The data used for the present analysis were collected at a single centre, which should preclude variations in consistency of data gathering and analysis. However, this is a retrospective analysis and the results should be considered in that context. The results provide an indication of the potential for targeted therapy in the treatment of bone lesions. In patients without skeletal involvement at the initiation of systemic therapy, progression of mRCC with respect to bone lesions is easily defined through the occurrence of any osteolytic lesions. However, no clear rules define progression in patients with metastatic bone lesions already present at systemic therapy initiation. According to Response Evaluation Criteria in Solid Tumours criteria, metastatic bone tumours represent non-target lesions and only the clear occurrence of additional new metastases can be objectively evaluated as progression. In many cases, such assessments are subjective, rendering comparisons between studies difficult. We, therefore, defined progression as the deterioration of symptoms caused by the bone lesions requiring the intensification of concomitant treatment (including increasing doses of analgesics or opioids and/or palliative radiotherapy of affected site).

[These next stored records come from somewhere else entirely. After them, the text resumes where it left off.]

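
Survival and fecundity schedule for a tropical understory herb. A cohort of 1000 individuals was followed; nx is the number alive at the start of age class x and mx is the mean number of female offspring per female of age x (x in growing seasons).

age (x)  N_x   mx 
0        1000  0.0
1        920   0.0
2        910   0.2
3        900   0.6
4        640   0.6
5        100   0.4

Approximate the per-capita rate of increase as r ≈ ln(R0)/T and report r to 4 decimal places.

0.0420

lx = nx/n0 = nx/1000: 1, 0.92, 0.91, 0.9, 0.64, 0.1
R0 = Σ lx·mx = 0 + 0 + 0.182 + 0.54 + 0.384 + 0.04 = 1.146
Σ x·lx·mx = 3.72; T = 3.72/1.146 = 3.24607…
r ≈ ln(R0)/T = ln(1.146)/3.24607… = 0.041982… → 0.0420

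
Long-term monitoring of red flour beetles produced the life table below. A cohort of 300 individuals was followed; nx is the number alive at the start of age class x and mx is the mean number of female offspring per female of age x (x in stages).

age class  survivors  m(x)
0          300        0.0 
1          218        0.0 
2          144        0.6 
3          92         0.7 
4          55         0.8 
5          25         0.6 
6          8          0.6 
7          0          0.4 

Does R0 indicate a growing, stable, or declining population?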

In order to evaluate the effect of various treatment options, specifically, IFN-α, sunitinib, sorafenib, or best supportive care (placebo), on the incidence of progression of pre-existing bone metastatic lesions or the formation of new lesions, standard statistical methods have been used in this retrospective analysis. The use of Kaplan–Meier survival analysis verified by log-rank testing allowed assessment of time to lesion progression and the comparison of this parameter between the subgroups. Although in some subgroup analyses, statistical significance was not reached due to the small group sizes, overall, a positive trend towards a longer time to lesion progression was observed in those patients treated with sunitinib.

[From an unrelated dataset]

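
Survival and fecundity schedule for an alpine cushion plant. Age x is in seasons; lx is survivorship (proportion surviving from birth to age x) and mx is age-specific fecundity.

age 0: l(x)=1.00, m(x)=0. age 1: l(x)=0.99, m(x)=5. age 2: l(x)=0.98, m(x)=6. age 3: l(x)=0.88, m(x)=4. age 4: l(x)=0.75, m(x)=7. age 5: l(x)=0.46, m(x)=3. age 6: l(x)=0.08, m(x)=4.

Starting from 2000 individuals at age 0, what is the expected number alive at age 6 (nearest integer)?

160

Expected survivors = N0 · l_6 = 2000 × 0.08 = 160 → 160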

In summary, these findings from a retrospective analysis add support to the existing data showing that RTK inhibitors are an effective treatment option for mRCC. Further study on the effects of RTK inhibitors, specifically sunitinib, is warranted in bone lesions in mRCC to improve the management and treatment of bone metastases in RCC.
Acknowledgments
Medical writing support was provided by ACUMED® (Tytherington, UK), with funding from Pfizer Inc.
Conflict of interest statement
The authors have no financial interest to disclose except for Prof. Cezary Szczylik who is a member of advisory boards of pharmaceutical companies: Bayer-Schering, Pfizer and Wyeth.